The interviewer asks Holmes if the producers of a Jackie Kennedy Onassis miniseries simply asked her to direct one episode. Holmes, who also just directed a feature film: “Well no, I told them I wanted to. I said, ‘You’ve got to give me one episode.’ We gotta speak up … and get what we want, because no one’s going to give it to us.”

Here’s A Prize For Actor Alan Tudyk: He’s (Probably) The First Actor To Play A Chicken And A Robot At The Same Time

The actor, known for “Firefly,” discusses how he did research to play the rooster in “Moana” and the robot in the new Star Wars film. “It’s amazing to me that they’ve got four hours’ worth of me making chicken sounds. It’s very thorough. How do you choose from Take One to Take Six, which ‘pee-cawwwwww’ really sells it?”

The Elusive Martha Argerich Sits Down To Talk With Anne Midgette

“Argerich’s is a story about someone with superhuman gifts trying to find a way to live a normal life. Many musicians live a life of monkish order, focusing on the discipline of music. Argerich, by contrast, has seemed to go out of her way to be disorganized.
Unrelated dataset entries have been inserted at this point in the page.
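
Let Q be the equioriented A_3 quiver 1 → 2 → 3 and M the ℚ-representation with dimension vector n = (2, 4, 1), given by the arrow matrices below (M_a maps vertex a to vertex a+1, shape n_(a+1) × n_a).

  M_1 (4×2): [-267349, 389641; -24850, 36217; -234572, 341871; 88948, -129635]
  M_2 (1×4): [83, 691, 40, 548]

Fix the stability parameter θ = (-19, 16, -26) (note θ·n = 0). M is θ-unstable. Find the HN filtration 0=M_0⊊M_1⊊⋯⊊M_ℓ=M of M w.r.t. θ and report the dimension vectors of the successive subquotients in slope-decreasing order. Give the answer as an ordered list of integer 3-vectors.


Via rank(M_{q-1}∘⋯∘M_p): M ≅ I[1,2], I[1,3], I[2,2]^2.
μ_θ-semistable layers: μ^(1)=16; μ^(2)=-5; μ^(3)=-19

((0, 3, 0); (0, 1, 1); (2, 0, 0))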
She’s so given to canceling performances, sometimes at the last minute, that she long ago stopped signing contracts: Presenters who want her have to take the risk. And her personal life has been turbulent. The three daughters by three men are one illustration of a life filled with relationships; over and over, she has established veritable communes of young musicians and non-musicians who have wandered into her large, chaotic houses.”

Harper Lee’s Lawyer Has Plan To Turn Her Hometown Into ‘Mockingbirdland’

Tonja Carter – who found Lee’s earliest draft of To Kill a Mockingbird and turned it into a bestselling but controversial “sequel,” sued the local museum for selling things like a Mockingbird cookbook and got its director fired, and muscled the local community out of the annual Mockingbird play – is creating a “Harper Lee Trail” to attract tourists to Monroeville, Alabama. (No word if she’s planning to charge admission.)

French Musician Jailed In Russia Over Plagiarism Dispute With Russian Pop Star

“Didier Marouani, a disco star who first toured the Soviet Union in 1983, and his lawyer, Igor Trunov, were detained Tuesday evening in a bank where they said they planned to sign an out-of-court settlement with Filipp Kirkorov, Russia’s biggest pop star. Marouani, 63, claims one of Kirkorov’s songs, “Cruel Love,” contains music he wrote years before.”

William Christenberry, 80, Photographer Who Captured Alabama’s Lushness And Decay With A Kodak Brownie

“The small photographs for which he became renowned evoke a vanishing world populated almost solely by dilapidated buildings, rusting automobiles, advertising signs, graves and vegetation growing out of control.” As historian and former NEH chair William Ferris put it, “What Faulkner has done in his fiction, Christenberry has done in his photography.”

Choreographer Nancy Meehan Dead At 85

“[Her] evocative, plotless works on nature themes found a special place amid opposing trends in experimental dance after the 1960s … Unlike [other modern dance choreographers [of the time], who initially rejected dance technique, Ms. Meehan insisted that highly trained dancers execute her own nonballetic idiom with refined precision.”